Que te mueres, oye.
Aunque en la UCI pensaba que no era el momento oportuno lo presentía, los médicos movían la cabeza pero no me decían que me estaba muriendo
Sí, hace unos años hablé con la Muerte.
Mañana hay partido del Athletic–le dije-, pronto será la comunión del niño, el jueves la despedida de soltero de Juan, la verdad es que me pilla fatal.
Ella, la Muerte, no dijo nada, solo estaba quieta ahí delante.

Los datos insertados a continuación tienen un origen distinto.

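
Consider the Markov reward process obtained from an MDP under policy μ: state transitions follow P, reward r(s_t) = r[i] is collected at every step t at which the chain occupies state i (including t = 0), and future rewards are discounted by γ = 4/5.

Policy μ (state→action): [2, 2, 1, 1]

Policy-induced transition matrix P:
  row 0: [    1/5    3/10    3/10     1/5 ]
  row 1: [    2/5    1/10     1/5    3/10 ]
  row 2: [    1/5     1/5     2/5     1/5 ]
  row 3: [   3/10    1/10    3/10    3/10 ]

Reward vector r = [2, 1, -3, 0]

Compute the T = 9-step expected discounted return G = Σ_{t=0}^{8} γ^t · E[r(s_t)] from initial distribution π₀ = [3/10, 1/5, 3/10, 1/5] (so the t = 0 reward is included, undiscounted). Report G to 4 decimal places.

G = -0.8634

t=0: π = [0.3000, 0.2000, 0.3000, 0.2000], E[r] = -0.1000, γ^t·E[r] = -0.100000, running G = -0.100000
t=1: π = [0.2600, 0.1900, 0.3100, 0.2400], E[r] = -0.2200, γ^t·E[r] = -0.176000, running G = -0.276000
t=2: π = [0.2620, 0.1830, 0.3120, 0.2430], E[r] = -0.2290, γ^t·E[r] = -0.146560, running G = -0.422560
t=3: π = [0.2609, 0.1836, 0.3129, 0.2426], E[r] = -0.2333, γ^t·E[r] = -0.119450, running G = -0.542010
t=4: π = [0.2610, 0.1835, 0.3129, 0.2426], E[r] = -0.2334, γ^t·E[r] = -0.095584, running G = -0.637594
t=5: π = [0.2610, 0.1835, 0.3129, 0.2426], E[r] = -0.2334, γ^t·E[r] = -0.076493, running G = -0.714086
t=6: π = [0.2610, 0.1835, 0.3129, 0.2426], E[r] = -0.2334, γ^t·E[r] = -0.061193, running G = -0.775280
t=7: π = [0.2610, 0.1835, 0.3129, 0.2426], E[r] = -0.2334, γ^t·E[r] = -0.048955, running G = -0.824235
t=8: π = [0.2610, 0.1835, 0.3129, 0.2426], E[r] = -0.2334, γ^t·E[r] = -0.039164, running G = -0.863399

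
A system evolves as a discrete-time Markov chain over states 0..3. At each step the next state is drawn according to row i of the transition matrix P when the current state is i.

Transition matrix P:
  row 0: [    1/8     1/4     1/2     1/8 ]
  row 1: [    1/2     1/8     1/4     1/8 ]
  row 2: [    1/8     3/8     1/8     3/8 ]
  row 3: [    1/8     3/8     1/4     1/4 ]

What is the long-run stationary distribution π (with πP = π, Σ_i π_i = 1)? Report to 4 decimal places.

Balance equations π_j = Σ_i π_i·P[i][j]:
  π_0 = 1/8·π_0 + 1/2·π_1 + 1/8·π_2 + 1/8·π_3
  π_1 = 1/4·π_0 + 1/8·π_1 + 3/8·π_2 + 3/8·π_3
  π_2 = 1/2·π_0 + 1/4·π_1 + 1/8·π_2 + 1/4·π_3
  normalize: π_0 + π_1 + π_2 + π_3 = 1
Solving the linear system gives exactly π = [19/83, 23/83, 68/249, 55/249].

π = [0.2289, 0.2771, 0.2731, 0.2209]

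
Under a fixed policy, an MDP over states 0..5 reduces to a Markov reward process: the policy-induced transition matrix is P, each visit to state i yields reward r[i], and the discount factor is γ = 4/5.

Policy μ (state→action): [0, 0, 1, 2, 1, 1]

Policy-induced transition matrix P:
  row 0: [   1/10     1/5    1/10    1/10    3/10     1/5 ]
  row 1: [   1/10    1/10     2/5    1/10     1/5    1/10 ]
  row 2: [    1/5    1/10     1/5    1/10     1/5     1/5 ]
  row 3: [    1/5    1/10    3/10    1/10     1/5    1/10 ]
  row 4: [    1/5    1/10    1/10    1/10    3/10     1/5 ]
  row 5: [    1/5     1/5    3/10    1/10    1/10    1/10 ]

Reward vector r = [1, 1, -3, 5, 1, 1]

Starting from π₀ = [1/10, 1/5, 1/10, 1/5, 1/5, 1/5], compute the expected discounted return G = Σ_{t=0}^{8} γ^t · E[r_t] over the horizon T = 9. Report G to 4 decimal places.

G = 3.1061

t=0: π = [0.1000, 0.2000, 0.1000, 0.2000, 0.2000, 0.2000], E[r] = 1.4000, γ^t·E[r] = 1.400000, running G = 1.400000
t=1: π = [0.1700, 0.1300, 0.2500, 0.1000, 0.2100, 0.1400], E[r] = 0.4000, γ^t·E[r] = 0.320000, running G = 1.720000
t=2: π = [0.1700, 0.1310, 0.2120, 0.1000, 0.2240, 0.1630], E[r] = 0.5520, γ^t·E[r] = 0.353280, running G = 2.073280
t=3: π = [0.1699, 0.1333, 0.2131, 0.1000, 0.2231, 0.1606], E[r] = 0.5476, γ^t·E[r] = 0.280371, running G = 2.353651
t=4: π = [0.1697, 0.1331, 0.2134, 0.1000, 0.2232, 0.1606], E[r] = 0.5463, γ^t·E[r] = 0.223773, running G = 2.577424
t=5: π = [0.1697, 0.1330, 0.2134, 0.1000, 0.2232, 0.1606], E[r] = 0.5465, γ^t·E[r] = 0.179072, running G = 2.756496
t=6: π = [0.1697, 0.1330, 0.2134, 0.1000, 0.2232, 0.1606], E[r] = 0.5465, γ^t·E[r] = 0.143263, running G = 2.899759
t=7: π = [0.1697, 0.1330, 0.2134, 0.1000, 0.2232, 0.1606], E[r] = 0.5465, γ^t·E[r] = 0.114609, running G = 3.014369
t=8: π = [0.1697, 0.1330, 0.2134, 0.1000, 0.2232, 0.1606], E[r] = 0.5465, γ^t·E[r] = 0.091688, running G = 3.106056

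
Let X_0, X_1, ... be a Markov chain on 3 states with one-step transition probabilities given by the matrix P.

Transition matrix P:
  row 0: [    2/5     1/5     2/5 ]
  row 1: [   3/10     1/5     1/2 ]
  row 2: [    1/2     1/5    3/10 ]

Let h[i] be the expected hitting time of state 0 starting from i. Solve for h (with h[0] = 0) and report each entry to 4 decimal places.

First-step conditioning: h[0] = 0; for i ≠ 0, h[i] = 1 + Σ_k P[i][k]·h[k].
  h[1] = 1 + 1/5·h[1] + 1/2·h[2]
  h[2] = 1 + 1/5·h[1] + 3/10·h[2]
Solving the 2×2 linear system over states ≠ 0 gives exactly h = [0, 60/23, 50/23] (h[0] = 0 is the target).

h = [0.0000, 2.6087, 2.1739]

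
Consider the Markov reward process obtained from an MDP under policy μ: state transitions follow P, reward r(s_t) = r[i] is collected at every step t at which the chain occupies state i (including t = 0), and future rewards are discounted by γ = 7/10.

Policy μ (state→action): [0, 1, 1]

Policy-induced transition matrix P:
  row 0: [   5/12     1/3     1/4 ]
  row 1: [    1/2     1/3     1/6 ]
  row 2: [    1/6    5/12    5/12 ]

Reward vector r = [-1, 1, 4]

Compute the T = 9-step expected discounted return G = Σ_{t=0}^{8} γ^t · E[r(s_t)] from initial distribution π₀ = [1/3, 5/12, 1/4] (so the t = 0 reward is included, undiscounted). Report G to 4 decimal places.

G = 3.3231

t=0: π = [0.3333, 0.4167, 0.2500], E[r] = 1.0833, γ^t·E[r] = 1.083333, running G = 1.083333
t=1: π = [0.3889, 0.3542, 0.2569], E[r] = 0.9931, γ^t·E[r] = 0.695139, running G = 1.778472
t=2: π = [0.3819, 0.3547, 0.2633], E[r] = 1.0260, γ^t·E[r] = 0.502760, running G = 2.281233
t=3: π = [0.3804, 0.3553, 0.2643], E[r] = 1.0322, γ^t·E[r] = 0.354033, running G = 2.635266
t=4: π = [0.3802, 0.3554, 0.2644], E[r] = 1.0330, γ^t·E[r] = 0.248013, running G = 2.883279
t=5: π = [0.3802, 0.3554, 0.2645], E[r] = 1.0330, γ^t·E[r] = 0.173624, running G = 3.056903
t=6: π = [0.3802, 0.3554, 0.2645], E[r] = 1.0331, γ^t·E[r] = 0.121538, running G = 3.178441
t=7: π = [0.3802, 0.3554, 0.2645], E[r] = 1.0331, γ^t·E[r] = 0.085077, running G = 3.263518
t=8: π = [0.3802, 0.3554, 0.2645], E[r] = 1.0331, γ^t·E[r] = 0.059554, running G = 3.323072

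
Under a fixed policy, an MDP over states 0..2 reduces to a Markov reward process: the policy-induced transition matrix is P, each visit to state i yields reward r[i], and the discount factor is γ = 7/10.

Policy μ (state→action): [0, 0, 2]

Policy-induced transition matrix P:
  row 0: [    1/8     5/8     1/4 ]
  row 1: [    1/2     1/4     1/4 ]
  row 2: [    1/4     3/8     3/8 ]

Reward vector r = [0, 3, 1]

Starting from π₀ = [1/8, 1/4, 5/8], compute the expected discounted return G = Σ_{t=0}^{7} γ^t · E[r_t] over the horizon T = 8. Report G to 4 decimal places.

G = 4.5460

t=0: π = [0.1250, 0.2500, 0.6250], E[r] = 1.3750, γ^t·E[r] = 1.375000, running G = 1.375000
t=1: π = [0.2969, 0.3750, 0.3281], E[r] = 1.4531, γ^t·E[r] = 1.017188, running G = 2.392188
t=2: π = [0.3066, 0.4023, 0.2910], E[r] = 1.4980, γ^t·E[r] = 0.734043, running G = 3.126230
t=3: π = [0.3123, 0.4014, 0.2864], E[r] = 1.4905, γ^t·E[r] = 0.511234, running G = 3.637465
t=4: π = [0.3113, 0.4029, 0.2858], E[r] = 1.4945, γ^t·E[r] = 0.358824, running G = 3.996288
t=5: π = [0.3118, 0.4025, 0.2857], E[r] = 1.4931, γ^t·E[r] = 0.250949, running G = 4.247237
t=6: π = [0.3116, 0.4026, 0.2857], E[r] = 1.4936, γ^t·E[r] = 0.175726, running G = 4.422964
t=7: π = [0.3117, 0.4026, 0.2857], E[r] = 1.4935, γ^t·E[r] = 0.122992, running G = 4.545956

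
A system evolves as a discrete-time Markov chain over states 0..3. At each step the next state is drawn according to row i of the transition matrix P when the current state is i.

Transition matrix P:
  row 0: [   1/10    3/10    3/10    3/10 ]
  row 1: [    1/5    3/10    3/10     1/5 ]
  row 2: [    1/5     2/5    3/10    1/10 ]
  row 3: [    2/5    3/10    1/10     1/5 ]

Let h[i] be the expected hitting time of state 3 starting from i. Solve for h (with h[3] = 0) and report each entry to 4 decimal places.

First-step conditioning: h[3] = 0; for i ≠ 3, h[i] = 1 + Σ_k P[i][k]·h[k].
  h[0] = 1 + 1/10·h[0] + 3/10·h[1] + 3/10·h[2]
  h[1] = 1 + 1/5·h[0] + 3/10·h[1] + 3/10·h[2]
  h[2] = 1 + 1/5·h[0] + 2/5·h[1] + 3/10·h[2]
Solving the 3×3 linear system over states ≠ 3 gives exactly h = [1000/207, 1100/207, 1210/207, 0] (h[3] = 0 is the target).

h = [4.8309, 5.3140, 5.8454, 0.0000]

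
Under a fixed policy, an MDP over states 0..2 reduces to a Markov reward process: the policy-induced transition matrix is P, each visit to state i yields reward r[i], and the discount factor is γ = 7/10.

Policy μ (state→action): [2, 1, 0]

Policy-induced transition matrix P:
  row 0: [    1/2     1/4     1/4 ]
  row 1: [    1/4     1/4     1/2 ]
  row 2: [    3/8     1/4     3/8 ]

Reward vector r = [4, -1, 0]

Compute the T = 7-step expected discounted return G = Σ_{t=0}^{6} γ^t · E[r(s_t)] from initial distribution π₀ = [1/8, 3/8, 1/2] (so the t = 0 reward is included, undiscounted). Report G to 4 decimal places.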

No lo trivializo, no me importaba morirme, qué remedio, no era por mí, la verdad, pero mis hijos todavía eran pequeños, no era cosa de dejarles huérfanos, así, con esos ojitos que me miraban asustados. ¿Qué le pasa a papá?
En esa charla el sol entraba por la ventana, por la noche la cosa fue diferente. Allí estaba la Muerte, otra vez, sentada, vestida de blanco, con las piernas cruzadas y una mirada obscena. Yo no tenía fuerza ni para levantar los brazos, ni mover el cuello, no podía hablar. Sentí miedo, mucho miedo. No quería dormir porque temía no despertar nunca más. Aun así intenté mantener la mirada a la Muerte travestida antes de cerrar los ojos, agotado.
Entré en un pasillo iluminado con la luz más brillante que jamás había
visto.
Había una zona oscura y ahí me paré
Al día siguiente desperté y supe que esa noche no era aún la noche pero que la Muerte había estado sentada frente a mí a menos de dos metros. Todavía tiemblo al recordarlo.